When the MTA took over the lease to manage the property, this was some time before Misery Bay Provincial Nature Park (off Highway 540, east of Silver Water) was open to the public and so, at that time, there was no natural attraction to tourists visiting Manitoulin Island to make the more than 70 KM trip and spend nearly an hour on Highway 540 in the process, between Gore Bay and Meldrum Bay, one way.
That made, and still makes, the Mississagi Lighthouse a vital tourist attraction. Misery Bay Provincial Park has become an important destination on its own, no question about that, but its major tourist appeal is to people who are field naturalists or have an interest in the myriad of natural features available there.
The Mississagi Lighthouse and its associated park have, on the other hand, more universal appeal with the aforementioned mystique associated with lighthouses and legends and the fact of getting to the very tip of somewhere where, as a bonus, there’s the grandeur and power of Lake Huron on full display.
The Dawson Citizens Improvement Association has a proven track record of “getting things done!” In the past decade, this volunteer organization has built a first-rate two-storey visitors centre for boaters adjacent to Meldrum Bay’s marina and, to make their marina more attractive to transient boaters on the North Channel, has sought funding for and has overseen the construction of a massive break wall. Its volunteers have accomplished many other smaller projects as well.

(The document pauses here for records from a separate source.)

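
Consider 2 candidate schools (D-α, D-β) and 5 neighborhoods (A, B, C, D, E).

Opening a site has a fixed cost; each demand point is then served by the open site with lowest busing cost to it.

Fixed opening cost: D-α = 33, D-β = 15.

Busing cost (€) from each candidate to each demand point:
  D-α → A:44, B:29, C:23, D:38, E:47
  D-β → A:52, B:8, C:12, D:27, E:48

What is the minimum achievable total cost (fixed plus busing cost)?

162

Open {D-β}: assign each demand point to its cheapest open site.
  A→D-β 52, B→D-β 8, C→D-β 12, D→D-β 27, E→D-β 48
  busing cost 147, fixed 15 → total 162.
Compare {D-α, D-β}: busing cost 138 + fixed 48 = 186.
Compare {D-α}: busing cost 181 + fixed 33 = 214.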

This is an organization that is perfectly suited to taking on the rehabilitation and operation of the Mississagi Lighthouse complex, once again welcoming tourist visitors to this place that is, in every respect, one of Manitoulin Island’s gems.
The federal Department of Fisheries and Oceans must quickly revisit the application for a lease on the Mississagi Lighthouse property by the local organization. It has been, in the pre-pandemic past, vital to Western Manitoulin’s tourism and the Island tourist industry as a whole. It will be again.